Sunday, July 7, 2013

Hope, Alaska

We've been through Hope before, but have never stayed there.  Last year on our vacation we'd climbed Hope Point, but hadn't quite made it to the peak of the 3630 foot climb.  Ever since Denver has been bugging us to get back there and do it again--making it to the top this time--so after we did the Lost Lake/Primrose Trail we headed up to the Porcupine Campground in Hope to camp for a few days, hoping the rain on the forecast would lighten enough for us to attempt the climb.  Hope Point was encased in fog nearly all of our time in town, though ultimately it was our strenuous schedule and physical fatigue that kept us from attempting it.  However, it was a great trip because we got to explore Hope!

Old, picturesque buildings are an attraction in Hope.  This one, built around the turn of century, has been updated with a covered entryway (and car!)

First of all, there is virtually nothing to Hope, Alaska.  There might have been something like a convenience store, but not a grocery store.  They have a library that also appeared to be a secondhand store, ice cream shop and espresso shop.  They have a lot of OLD buildings--like, from the early to mid-1900's, which is rare in Alaska.  There are 3 restaurants (maybe 4--one might be open only in the winter; it is called Winter Cafe).  There are 3 campgrounds (more on that later), 2 ATM's apparently (that's a long story how I know that--our campground neighbors arrived without money expecting the campground would take credit off they went in search of an ATM!), and a gas station that I was pretty doubtful about (it looked like a wooden shack that maybe had a pump inside??  There was a Tesoro sign out front and they said they had gas but it wasn't quite clear where to go to get it....).  They have a school, but last I heard they only had 7 students and if they didn't get their enrollment up to like 10 they were going to close the school.  Not sure what happened to it, but obviously the school building is still there.

The big thing that I think keeps Hope alive is Resurrection Pass, which traverses 38 miles from Cooper Landing to Hope and is a popular recreational path for mountain bikers, runners, hikers, backpackers, horseback riders, hunters and in the winter, snowmachiners. 
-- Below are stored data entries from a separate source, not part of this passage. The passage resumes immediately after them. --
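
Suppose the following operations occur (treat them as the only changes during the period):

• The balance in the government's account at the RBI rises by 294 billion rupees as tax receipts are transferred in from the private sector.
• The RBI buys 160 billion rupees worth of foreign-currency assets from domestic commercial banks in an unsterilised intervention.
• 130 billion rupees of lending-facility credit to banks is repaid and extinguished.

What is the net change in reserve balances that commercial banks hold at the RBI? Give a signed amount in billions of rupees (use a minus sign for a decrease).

-264 billion

RBI balance sheet:
  Assets:      Loans to banks −130B, Foreign assets +160B
  Liabilities: Bank reserves −264B, Government deposits +294B
So the change in reserve balances that commercial banks hold at the RBI is -264 billion.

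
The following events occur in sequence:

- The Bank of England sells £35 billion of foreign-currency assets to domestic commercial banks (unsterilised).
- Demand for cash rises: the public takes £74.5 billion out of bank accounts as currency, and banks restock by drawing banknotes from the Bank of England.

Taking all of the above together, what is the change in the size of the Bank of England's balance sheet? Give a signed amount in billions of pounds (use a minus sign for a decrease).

-£35 billion

FX sale £35 billion: a Bank of England asset is shed → −£35B.
Currency withdrawal £74.5 billion: only the composition of liabilities changes → 0.
Net: −35 + 0 = -£35 billion.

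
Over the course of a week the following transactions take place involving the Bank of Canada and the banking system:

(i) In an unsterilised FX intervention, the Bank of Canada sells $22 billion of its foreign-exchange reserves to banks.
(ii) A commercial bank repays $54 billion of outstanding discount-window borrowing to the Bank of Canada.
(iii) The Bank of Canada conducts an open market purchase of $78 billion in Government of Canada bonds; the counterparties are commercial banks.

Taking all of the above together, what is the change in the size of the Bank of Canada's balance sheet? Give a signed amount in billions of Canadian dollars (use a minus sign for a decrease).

Bank of Canada balance sheet:
  Assets:      Securities +$78B, Loans to banks −$54B, Foreign assets −$22B
  Liabilities: Bank reserves +$2B
Change in total Bank of Canada assets = +$2 billion.

+$2 billion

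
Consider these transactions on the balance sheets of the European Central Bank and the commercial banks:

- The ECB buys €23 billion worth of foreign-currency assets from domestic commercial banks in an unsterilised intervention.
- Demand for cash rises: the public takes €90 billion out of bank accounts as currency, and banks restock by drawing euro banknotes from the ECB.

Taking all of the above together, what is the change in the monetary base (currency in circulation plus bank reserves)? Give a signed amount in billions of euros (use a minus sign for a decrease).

+€23 billion

FX purchase €23 billion: ECB balance sheet expands → +€23B.
Currency withdrawal €90 billion: just a shift between currency and reserves — both are base money → 0.
Net: 23 + 0 = +€23 billion.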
Whenever we explore these little towns, trying the restaurants is high on our list.  On Main Street we found a cafe (I'm afraid I didn't get the name of it as it just said, "Cafe" on the outside) that was one of those very old buildings.  It certainly had a lot of character, and I was startled to see an entire wall devoted to a bookshelf filled with books when we first walked in.  The tables were large, the prices were reasonable and the food just okay.  My veggie burger was undoubtedly out of a box, the Coke was in a can, and they had bean-less chili which fascinated my daughter so much she ordered it.

We also wanted to try Discovery Cafe, but it closed at 3 p.m. the days we were there and we were always out and about adventuring past 3 so we never made it back in time.  We'll put that one on our list for "next time" (and there will be a next time!).  It is also in an old building--very quaint looking--along the main road into town.

Porcupine Campground was closed last year for remodeling.  It was very nice with a paved road and paved parking at each site, bear boxes for the tent campers, and new restrooms.  It was $18/night, and they charged $5 per extra vehicle, so it was $46 to stay there 2 nights.  The campground is in a birch forest with the usual profusion of bushes and shrubbery so it was fairly private, particularly the tent sites that were down little trails from the parking spot.  The RV spots are on a reservation basis and when I'd check a week before we went they were 100% booked.  However, I noticed that there were tent-only sites that were on a first-come, first-serve basis so we'd decided to take our chances and hope we got a spot.  When we pulled in in late afternoon on the day before the Fourth, we got the second to last spot available out of the 24.  Whew!  The other nearby campground was on Main Street with no trees for protection from the winds ripping along Turnagain Arm. 

Coeur d'Alene is a free campground with 6 sites, but it is 7 miles down Palmer Creek Road, way off the beaten path.  It is a cute little place, with a stream running through the campground, a bridge over it, tucked into a little knoll.  I could see going out there if I really wanted a wilderness experience and didn't want to run into town to check out the restaurants or if I wanted to explore the nearby mountains.

So that is Hope.  I think the hope for gold is what started this little village.  Few people drive the 15 miles off the Seward Highway to check it out, but it is a cute little place with some good hiking (Gull Rock, Hope Point, the Resurrection Trail and the old mine and falls).  We'll be back because we need to climb Hope Point, we may want to explore the old mine and mountains above it (more on that in another blog post), and we'll be doing Resurrection Pass again sometime.  Plus we have to check out Discovery Cafe!